More info on this utility can be found below, but to give it a try just enter your Twitter screen name below and click Map My Friends!

About the Utility

Back in May of 2009, after using Twitter actively for around a year, I had an inkling that a disproportionate percentage of my friends were from the UK. I cannot say exactly why I thought this, but I wanted to find out if it was true, so I did some Googling to see if there were any sites that would map your friends for you. I didn't come up with anything, so I decided to build something myself.

Thanks to the availability of APIs for Twitter and Google Geocode and Maps, and open source projects like Pedro Claudio's ColdFusion Twitter Lib and Ray Camden's Google Geocode, as well as the Google Maps API Utility Library, I was able to bash something together in no time at all.

I'm using those libraries with a bit of ColdFusion and JavaScript code to create a little app that will show you where in the world all of your friends are. Specifically, I'm using Twitter's API to get a list of your friends, and then use Google's Geocode API to find the coordinates of their location (from their Twitter profile). I then create a Google Map via the JavaScript API, center the map at your location, and use the MarkerClusterer feature of the Google Maps API Utility Library to add a marker for each friend whose location could be determined. This allows the markers to appear as a cluster when zoomed out. As you zoom in you'll see each individual marker, at which point you can hover over it to see the person's screen name, and you'll also see their latest tweet in a popup balloon.

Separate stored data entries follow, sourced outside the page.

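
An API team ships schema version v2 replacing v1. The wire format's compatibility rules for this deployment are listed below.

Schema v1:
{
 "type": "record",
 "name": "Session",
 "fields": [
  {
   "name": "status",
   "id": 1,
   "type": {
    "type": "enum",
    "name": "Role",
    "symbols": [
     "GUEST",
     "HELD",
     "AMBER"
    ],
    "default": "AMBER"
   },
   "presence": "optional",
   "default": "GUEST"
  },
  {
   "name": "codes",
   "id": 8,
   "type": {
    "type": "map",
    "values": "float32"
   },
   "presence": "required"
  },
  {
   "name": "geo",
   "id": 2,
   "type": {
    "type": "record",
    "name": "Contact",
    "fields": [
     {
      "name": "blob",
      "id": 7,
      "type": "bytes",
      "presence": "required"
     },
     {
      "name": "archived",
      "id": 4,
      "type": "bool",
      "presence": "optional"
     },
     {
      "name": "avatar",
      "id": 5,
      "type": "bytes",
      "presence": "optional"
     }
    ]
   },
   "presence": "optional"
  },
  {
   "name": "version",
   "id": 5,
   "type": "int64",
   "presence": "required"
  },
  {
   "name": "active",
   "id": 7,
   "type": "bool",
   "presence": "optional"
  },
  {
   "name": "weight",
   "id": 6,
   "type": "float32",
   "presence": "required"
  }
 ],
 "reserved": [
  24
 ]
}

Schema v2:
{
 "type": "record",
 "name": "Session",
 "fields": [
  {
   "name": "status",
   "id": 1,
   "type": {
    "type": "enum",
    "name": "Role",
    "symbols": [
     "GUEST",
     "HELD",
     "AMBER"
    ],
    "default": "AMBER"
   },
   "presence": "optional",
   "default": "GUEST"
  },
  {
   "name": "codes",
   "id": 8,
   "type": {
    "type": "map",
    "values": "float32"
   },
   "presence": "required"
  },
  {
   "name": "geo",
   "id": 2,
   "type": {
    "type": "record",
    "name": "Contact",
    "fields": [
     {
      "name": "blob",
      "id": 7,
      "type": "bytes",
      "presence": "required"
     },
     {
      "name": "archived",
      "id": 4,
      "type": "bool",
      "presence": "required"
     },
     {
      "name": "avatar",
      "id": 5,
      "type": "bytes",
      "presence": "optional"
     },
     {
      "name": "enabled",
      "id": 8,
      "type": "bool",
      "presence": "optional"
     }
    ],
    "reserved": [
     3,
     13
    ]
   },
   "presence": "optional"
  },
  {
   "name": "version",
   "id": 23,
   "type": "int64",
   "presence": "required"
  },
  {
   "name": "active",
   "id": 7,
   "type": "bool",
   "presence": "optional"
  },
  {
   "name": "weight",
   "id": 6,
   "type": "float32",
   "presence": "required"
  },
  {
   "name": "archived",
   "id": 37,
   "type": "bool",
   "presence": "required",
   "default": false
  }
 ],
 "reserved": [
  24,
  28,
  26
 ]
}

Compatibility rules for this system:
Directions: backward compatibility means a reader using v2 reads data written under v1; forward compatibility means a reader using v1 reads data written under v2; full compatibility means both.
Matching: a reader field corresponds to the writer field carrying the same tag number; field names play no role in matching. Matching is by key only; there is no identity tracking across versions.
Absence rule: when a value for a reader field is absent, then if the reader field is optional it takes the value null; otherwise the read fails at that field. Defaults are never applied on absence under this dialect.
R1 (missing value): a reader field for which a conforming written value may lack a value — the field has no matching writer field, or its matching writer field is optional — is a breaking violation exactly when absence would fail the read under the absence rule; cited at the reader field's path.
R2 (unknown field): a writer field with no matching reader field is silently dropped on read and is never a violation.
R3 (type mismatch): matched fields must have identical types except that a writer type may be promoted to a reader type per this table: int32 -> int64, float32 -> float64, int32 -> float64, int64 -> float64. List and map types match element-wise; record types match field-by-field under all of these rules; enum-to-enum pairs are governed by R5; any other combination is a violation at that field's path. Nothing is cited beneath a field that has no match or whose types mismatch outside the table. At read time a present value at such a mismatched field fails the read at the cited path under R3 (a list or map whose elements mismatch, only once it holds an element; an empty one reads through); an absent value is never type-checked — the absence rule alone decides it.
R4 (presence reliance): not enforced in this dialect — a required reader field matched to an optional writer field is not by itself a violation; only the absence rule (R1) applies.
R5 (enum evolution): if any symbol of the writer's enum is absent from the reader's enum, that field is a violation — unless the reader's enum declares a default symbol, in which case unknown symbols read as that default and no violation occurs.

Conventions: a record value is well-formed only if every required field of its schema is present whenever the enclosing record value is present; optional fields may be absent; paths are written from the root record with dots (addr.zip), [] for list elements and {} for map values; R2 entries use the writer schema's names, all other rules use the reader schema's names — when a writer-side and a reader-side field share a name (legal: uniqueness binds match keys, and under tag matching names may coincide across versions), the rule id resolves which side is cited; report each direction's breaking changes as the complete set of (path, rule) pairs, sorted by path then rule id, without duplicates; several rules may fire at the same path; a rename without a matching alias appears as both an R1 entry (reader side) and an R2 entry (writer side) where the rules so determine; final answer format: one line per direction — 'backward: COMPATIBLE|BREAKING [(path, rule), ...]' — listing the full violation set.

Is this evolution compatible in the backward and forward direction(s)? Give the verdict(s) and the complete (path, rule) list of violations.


in Session below, arrows point writer -> reader
backward on Session — v2 reading data written by v1:
  status: Role -> Role, writer optional; from status
  codes: map<string, float32> -> map<string, float32>, writer required; from codes
  geo: Contact -> Contact, writer optional; from geo
  no writer field matches reader version
  active: bool -> bool, writer optional; from active
  weight: float32 -> float32, writer required; from weight
  no writer field matches reader archived
  writer version: unknown to reader
  geo.blob: bytes -> bytes, writer required; from geo.blob
  geo.archived: bool -> bool, writer optional; from geo.archived
  geo.avatar: bytes -> bytes, writer optional; from geo.avatar
  no writer field matches reader geo.enabled
  breaking: (archived, R1)
  breaking: (geo.archived, R1)
  breaking: (version, R1)
  => 3 violation(s): backward is BREAKING for Session
forward on Session — v1 reading data written by v2:
  status: Role -> Role, writer optional; from status
  codes: map<string, float32> -> map<string, float32>, writer required; from codes
  geo: Contact -> Contact, writer optional; from geo
  no writer field matches reader version
  active: bool -> bool, writer optional; from active
  weight: float32 -> float32, writer required; from weight
  writer version: unknown to reader
  writer archived: unknown to reader
  geo.blob: bytes -> bytes, writer required; from geo.blob
  geo.archived: bool -> bool, writer required; from geo.archived
  geo.avatar: bytes -> bytes, writer optional; from geo.avatar
  writer geo.enabled: unknown to reader
  breaking: (version, R1)
  => 1 violation(s): forward is BREAKING for Session

backward: BREAKING [(archived, R1), (geo.archived, R1), (version, R1)]; forward: BREAKING [(version, R1)]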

There is an issue with asking Google for location information via the Geocode API so I had to intentionally slow down the messages that were being sent to it. That's why the process takes so dang long. There is a pretty status bar, done using the jQuery UI project's Progressbar widget. At the end of the lengthy process you'll see a map, as well as an ugly report showing exactly what happened when Google was asked for your friends' addresses.

This whole thing was written nearly a year ago, and I'm just now skinning it to fit in with my blog. It's certainly not perfect, bit it's still pretty cool.